The concept of “Big data” represents one of a long series of milestones in the history of information and communication systems. It reproduces a situation already known since we started to talk about the binary coding of information and the digital revolution, the informational explosion and info-obesity that prepared for the advent of the information society. At each of these major events, a general arrangement was always set up to invent, innovate, adapt, and implement solutions and methods to control and tame an overflowing stream of data.

big data

Let us make a quick comparison between evolution cycles in data processing that materializes in today's concept of Big data and associated technologies, including data transmission networks, technological interoperability standards and Data analytics. Without flashing back to the historical origins of the invention of printing five centuries ago, and much less to the origins of the invention of writing 5000 years ago (two major inventions that we can consider as primitive versions of "Big Data"), we'll just focus on digital era to identify three other forms of subsequent "Big data":

1-From Paper to Digital supports: the invention of printing and the industrialization of book edition had been an unprecedented revolution in the mass dissemination of information. It has created an information explosion (a paper based Big data) that digital technologies came later to encompass and control, first through the invention of personal computers, then through the connection of these computers into local area networks working with interoperability standards.

2-From single PC to the Internet: the capacity of desktop computers and local networks can no longer manage exponential amounts of data (multimedia). The sharing and exchange of resources and the opening onto a world of virtual networks became unavoidable. On virtual networks such as the Internet, directories and search engines were created to help control the amount of data produced and exchanged. New standards for metadata and more sophisticated search tools gradually emerged. Dublin Core, as generic metadata schema, resulted from a distress expressed in 1995 by OCLC and NCSA to control the exponential amount of data on the Internet.
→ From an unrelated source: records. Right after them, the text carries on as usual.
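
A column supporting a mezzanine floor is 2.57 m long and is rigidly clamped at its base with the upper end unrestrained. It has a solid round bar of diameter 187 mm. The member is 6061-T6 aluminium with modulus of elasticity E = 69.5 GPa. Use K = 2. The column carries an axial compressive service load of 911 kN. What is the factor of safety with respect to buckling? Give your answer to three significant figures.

n ≈ 1.71

I = πd⁴/64 = π×187⁴/64 = 6.003×10^7 mm⁴
I = 6.003×10^7 mm⁴ = 6.003×10^-5 m⁴
Effective length L_e = K·L = 2 × 2.57 = 5.140 m
P_cr = π²EI / L_e² = π² × 69.5×10⁹ × 6.003×10^-5 / 5.140² = 1.558×10^6 N
Factor of safety n = P_cr / P = 1558.5 / 911 = 1.71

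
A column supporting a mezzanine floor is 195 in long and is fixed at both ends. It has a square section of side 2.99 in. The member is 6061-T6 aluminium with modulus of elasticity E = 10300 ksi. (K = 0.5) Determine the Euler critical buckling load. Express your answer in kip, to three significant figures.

I = a⁴/12 = 2.99⁴/12 = 6.660 in⁴
Effective length L_e = K·L = 0.5 × 195 = 97.50 in
P_cr = π²EI / L_e² = π² × 10300×10³ × 6.660 / 97.50² = 7.122×10^4 lb

P_cr ≈ 71.2 kip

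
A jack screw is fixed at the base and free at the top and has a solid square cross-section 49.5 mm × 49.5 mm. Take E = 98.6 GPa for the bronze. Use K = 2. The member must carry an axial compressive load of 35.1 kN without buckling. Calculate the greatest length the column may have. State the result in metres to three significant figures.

L_max ≈ 1.86 m

I = a⁴/12 = 49.5⁴/12 = 5.003×10^5 mm⁴
I = 5.003×10^-7 m⁴
At the buckling limit P_cr = P = 3.510×10^4 N
From P_cr = π²EI/(K·L)²:  L = (1/K)·√(π²EI/P_cr) = (1/2)·√(π²×9.86×10^10×5.003×10^-7/3.510×10^4)
L = 1.86 m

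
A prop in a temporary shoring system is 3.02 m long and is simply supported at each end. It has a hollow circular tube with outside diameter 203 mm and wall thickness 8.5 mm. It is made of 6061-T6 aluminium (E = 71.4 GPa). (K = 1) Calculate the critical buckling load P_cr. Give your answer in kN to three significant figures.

Inner diameter d_i = 203 − 2×8.5 = 186.0 mm
I = π(d_o⁴ − d_i⁴)/64 = π(203⁴ − 186.0⁴)/64 = 2.461×10^7 mm⁴
I = 2.461×10^7 mm⁴ = 2.461×10^-5 m⁴
Effective length L_e = K·L = 1 × 3.02 = 3.020 m
P_cr = π²EI / L_e² = π² × 71.4×10⁹ × 2.461×10^-5 / 3.020² = 1.901×10^6 N

P_cr ≈ 1900 kN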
Metadata repositories, smart agents, fuzzy logic, push technology, etc. also express the need to optimize the access and use of the vast amount of data available online. A trend towards disciplinary specialization has also been established producing standards, frameworks, and domain-specific tools to help control the huge volume of data.
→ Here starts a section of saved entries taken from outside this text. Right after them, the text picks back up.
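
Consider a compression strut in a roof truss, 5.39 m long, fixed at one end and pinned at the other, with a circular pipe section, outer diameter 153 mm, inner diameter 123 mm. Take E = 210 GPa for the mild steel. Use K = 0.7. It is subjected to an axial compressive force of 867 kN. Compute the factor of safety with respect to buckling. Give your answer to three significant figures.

n ≈ 2.63

d_o = 153 mm, d_i = 123 mm
I = π(d_o⁴ − d_i⁴)/64 = π(153⁴ − 123.0⁴)/64 = 1.566×10^7 mm⁴
I = 1.566×10^7 mm⁴ = 1.566×10^-5 m⁴
Effective length L_e = K·L = 0.7 × 5.39 = 3.773 m
P_cr = π²EI / L_e² = π² × 210×10⁹ × 1.566×10^-5 / 3.773² = 2.281×10^6 N
Factor of safety n = P_cr / P = 2280.5 / 867 = 2.63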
3-From the classical Internet to Big data: Big Data is the new reality of information generated by the permanent extension of the mass of data systems. In 2013, the daily volume of data created by humans is 2.5 trillion bytes and 90% of the world was created during the last two years. Therefore, "Big Data" is the term used to describe the potential of vast data resources to answer questions previously out of reach. It is also the subject of a broad consensus on the ability of Big Data to supplant traditional approaches thanks to their “3V” criteria (volume, velocity, variety). There is also a broad consensus on the remarkable potential of "Big Data" to drive innovation and progress in all areas of economic and cultural activities. To this, Big Data rely on a new technology and implement its own standards. Cloud computing, high-speed GRID networks and data analytics are among the technological arsenal that sustains the emergence of big data in various sectors.
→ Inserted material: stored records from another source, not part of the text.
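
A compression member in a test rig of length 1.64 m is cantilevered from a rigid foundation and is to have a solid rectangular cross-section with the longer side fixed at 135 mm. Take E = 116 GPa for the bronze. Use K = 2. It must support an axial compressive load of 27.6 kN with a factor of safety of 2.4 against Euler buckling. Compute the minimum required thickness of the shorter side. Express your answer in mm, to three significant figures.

Required P_cr = n·P = 2.4 × 27.6 = 66.24 kN
L_e = K·L = 2 × 1.64 = 3.280 m
Required I = P_cr·L_e²/(π²E) = 6.624×10^4 × 3.280² / (π² × 1.16×10^11) = 6.225×10^-7 m⁴
I_req = 6.225×10^5 mm⁴
Rectangle, weak axis: I_min = h·b³/12 with h = 135 mm fixed  ⇒  b = (12I/h)^(1/3) = 38.1 mm

b ≈ 38.1 mm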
However, despite the general agreement on the current possibilities and limitations of Big Data, a lack of consensus on some important and fundamental issues is still a source of confusion. What are the attributes that define Big Data solutions? How Big Data differ from traditional data and applications environments that we are used to so far? What are the essential characteristics of Big Data environments? How these environments integrate currently deployed data architectures? What are the scientific, technological, and regulatory challenges that must be addressed in order to accelerate the deployment of performant and reliable Big Data solutions?